The package net-analyzer/lft-2.5 is a version bump from net-analyzer-2.31. Unfortunately, in portage, 2.5 is less than 2.31, so portage will never attempt to upgrade or install the "latest" version (2.5). Renaming the package to lft-2.50 makes it install; but the ebuild needs to be modified to reflect the correct filename (i.e. doesn't try to download lft-2.50.tar.gz, rather lft-2.5.tar.gz instead). Reproducible: Always Steps to Reproduce:
Created attachment 69313 [details, diff] Patch to lft-2.5 ebuild to allow ebuild name lft-2.50 to work This patch will make the renamed ebuild "lft-2.50.ebuild" download the correct source tarball.
No, it shouldn't. The version matches upstream. Complaints about stupid versioning scheme need to go upstream, sorry.
I disagree, as I think this highlights a weakness in the way portage determines version numbers. Mathematically speaking, the decimal number 2.5 (two and a half) is greater than the number 2.31 (slighty less than 2 and one-third); so a case can be made that the version number has increased. Also, I was taught in maths that the decimal numbers "2.5" and "2.50" were equivalent. Portage, however, doesn't agree; and in my mind this is a Portage "feature" which could be addressed. ReAssign this bug to Portage if you want as a feature request or bug or whatever; but like it or not, the problem is in the way portage does math.
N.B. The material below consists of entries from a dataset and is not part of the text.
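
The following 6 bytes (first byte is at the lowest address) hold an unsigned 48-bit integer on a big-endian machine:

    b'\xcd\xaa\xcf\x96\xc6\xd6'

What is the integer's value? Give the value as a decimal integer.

Big-endian: lowest address holds the most-significant byte.
The bytes are already most-significant first: 0xCDAACF96C6D6.
0xCDAACF96C6D6 = 226133510899414.

226133510899414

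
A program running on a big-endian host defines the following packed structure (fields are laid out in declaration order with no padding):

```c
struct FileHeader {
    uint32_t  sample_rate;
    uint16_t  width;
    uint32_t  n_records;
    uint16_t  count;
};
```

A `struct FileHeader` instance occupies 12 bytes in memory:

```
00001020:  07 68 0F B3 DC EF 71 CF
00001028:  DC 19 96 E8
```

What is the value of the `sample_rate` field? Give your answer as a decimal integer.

`sample_rate` is the first field, at byte offset 0, occupying 4 bytes.
Bytes at offsets 0..3: 07 68 0F B3.
In big-endian order the high byte comes first in memory.
The bytes are already most-significant first: 0x07680FB3.
0x07680FB3 = 124260275.

124260275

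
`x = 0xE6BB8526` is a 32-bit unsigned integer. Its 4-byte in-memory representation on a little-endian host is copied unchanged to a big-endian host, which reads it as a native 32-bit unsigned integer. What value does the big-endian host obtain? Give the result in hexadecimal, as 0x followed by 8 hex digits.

0x2685BBE6

Stored little-endian, the bytes at ascending addresses are 26 85 BB E6.
Read back as big-endian, the last byte is least significant, giving 0x2685BBE6.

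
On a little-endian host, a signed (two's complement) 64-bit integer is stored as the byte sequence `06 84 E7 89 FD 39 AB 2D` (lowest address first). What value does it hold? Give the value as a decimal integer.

3290787713827439622

Little-endian: lowest address holds the least-significant byte.
Reassemble most-significant byte first: 2D AB 39 FD 89 E7 84 06 → 0x2DAB39FD89E78406.
0x2DAB39FD89E78406 = 3290787713827439622.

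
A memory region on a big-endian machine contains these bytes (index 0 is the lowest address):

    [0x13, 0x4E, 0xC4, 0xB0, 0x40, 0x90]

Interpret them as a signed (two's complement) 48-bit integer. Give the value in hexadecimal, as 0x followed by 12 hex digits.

0x134EC4B04090

Big-endian stores the most-significant byte at the lowest address.
The bytes are already most-significant first: 0x134EC4B04090.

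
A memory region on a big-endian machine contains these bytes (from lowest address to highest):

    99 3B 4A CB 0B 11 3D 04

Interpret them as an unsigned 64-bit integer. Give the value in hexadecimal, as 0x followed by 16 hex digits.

0x993B4ACB0B113D04

In big-endian order the high byte comes first in memory.
The bytes are already most-significant first: 0x993B4ACB0B113D04.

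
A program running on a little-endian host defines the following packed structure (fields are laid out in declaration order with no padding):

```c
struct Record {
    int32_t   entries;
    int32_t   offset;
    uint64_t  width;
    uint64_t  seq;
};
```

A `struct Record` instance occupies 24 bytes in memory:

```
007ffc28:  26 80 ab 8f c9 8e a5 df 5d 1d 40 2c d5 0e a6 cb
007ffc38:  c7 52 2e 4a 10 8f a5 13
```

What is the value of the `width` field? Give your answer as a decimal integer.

14674432744566562141

`width` follows `entries` (4 B), `offset` (4 B), so it starts at offset 4 + 4 = 8 and occupies 8 bytes.
Bytes at offsets 8..15: 5D 1D 40 2C D5 0E A6 CB.
Little-endian: lowest address holds the least-significant byte.
Reassemble most-significant byte first: CB A6 0E D5 2C 40 1D 5D → 0xCBA60ED52C401D5D.
0xCBA60ED52C401D5D = 14674432744566562141.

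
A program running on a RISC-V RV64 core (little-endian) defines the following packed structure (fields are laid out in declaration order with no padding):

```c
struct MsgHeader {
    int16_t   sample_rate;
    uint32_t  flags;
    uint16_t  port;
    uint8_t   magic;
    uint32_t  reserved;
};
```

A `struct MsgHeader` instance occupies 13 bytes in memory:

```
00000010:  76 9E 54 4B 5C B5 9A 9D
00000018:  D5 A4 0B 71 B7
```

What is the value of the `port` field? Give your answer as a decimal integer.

`port` follows `sample_rate` (2 B), `flags` (4 B), so it starts at offset 2 + 4 = 6 and occupies 2 bytes.
Bytes at offsets 6..7: 9A 9D.
Little-endian: lowest address holds the least-significant byte.
Reassemble most-significant byte first: 9D 9A → 0x9D9A.
0x9D9A = 40346.

40346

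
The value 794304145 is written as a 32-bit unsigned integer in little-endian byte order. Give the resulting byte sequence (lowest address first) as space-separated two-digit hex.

794304145 in hexadecimal, padded to 32 bits, is 0x2F581E91.
Split into bytes (most-significant first): 2F 58 1E 91.
Little-endian: lowest address holds the least-significant byte.
So at ascending addresses the bytes are 91 1E 58 2F.

91 1E 58 2F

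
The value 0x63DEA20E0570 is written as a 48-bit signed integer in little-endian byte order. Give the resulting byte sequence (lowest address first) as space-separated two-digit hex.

70 05 0E A2 DE 63

Split into bytes (most-significant first): 63 DE A2 0E 05 70.
Little-endian stores the least-significant byte at the lowest address.
So at ascending addresses the bytes are 70 05 0E A2 DE 63.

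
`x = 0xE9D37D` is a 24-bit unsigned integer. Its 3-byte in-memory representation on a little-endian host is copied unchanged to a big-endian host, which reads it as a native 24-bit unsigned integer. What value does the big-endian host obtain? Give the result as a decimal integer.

8246249

Stored little-endian, the bytes at ascending addresses are 7D D3 E9.
Read back as big-endian, the last byte is least significant, giving 0x7DD3E9.
0x7DD3E9 = 8246249.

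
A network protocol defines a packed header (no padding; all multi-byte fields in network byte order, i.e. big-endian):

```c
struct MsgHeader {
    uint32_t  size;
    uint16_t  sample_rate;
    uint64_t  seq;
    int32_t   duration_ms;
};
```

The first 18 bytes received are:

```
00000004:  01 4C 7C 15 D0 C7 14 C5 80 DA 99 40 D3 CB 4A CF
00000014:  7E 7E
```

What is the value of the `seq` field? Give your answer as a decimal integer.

1496744127532946379

`seq` follows `size` (4 B), `sample_rate` (2 B), so it starts at offset 4 + 2 = 6 and occupies 8 bytes.
Bytes at offsets 6..13: 14 C5 80 DA 99 40 D3 CB.
Big-endian stores the most-significant byte at the lowest address.
The bytes are already most-significant first: 0x14C580DA9940D3CB.
0x14C580DA9940D3CB = 1496744127532946379.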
(In reply to comment #3) > Mathematically speaking, the decimal number 2.5 (two and a half) is greater than > the number 2.31 (slighty less than 2 and one-third); so a case can be made that > the version number has increased. Also, I was taught in maths that the decimal > numbers "2.5" and "2.50" were equivalent. Mathematically speaking, 5 < 31 and upstream versioning is b0rked. The above quoted conclusion is flawed, 2 is major version, 5 or 31 is minor version, those two are rightly considered completely separate of each other.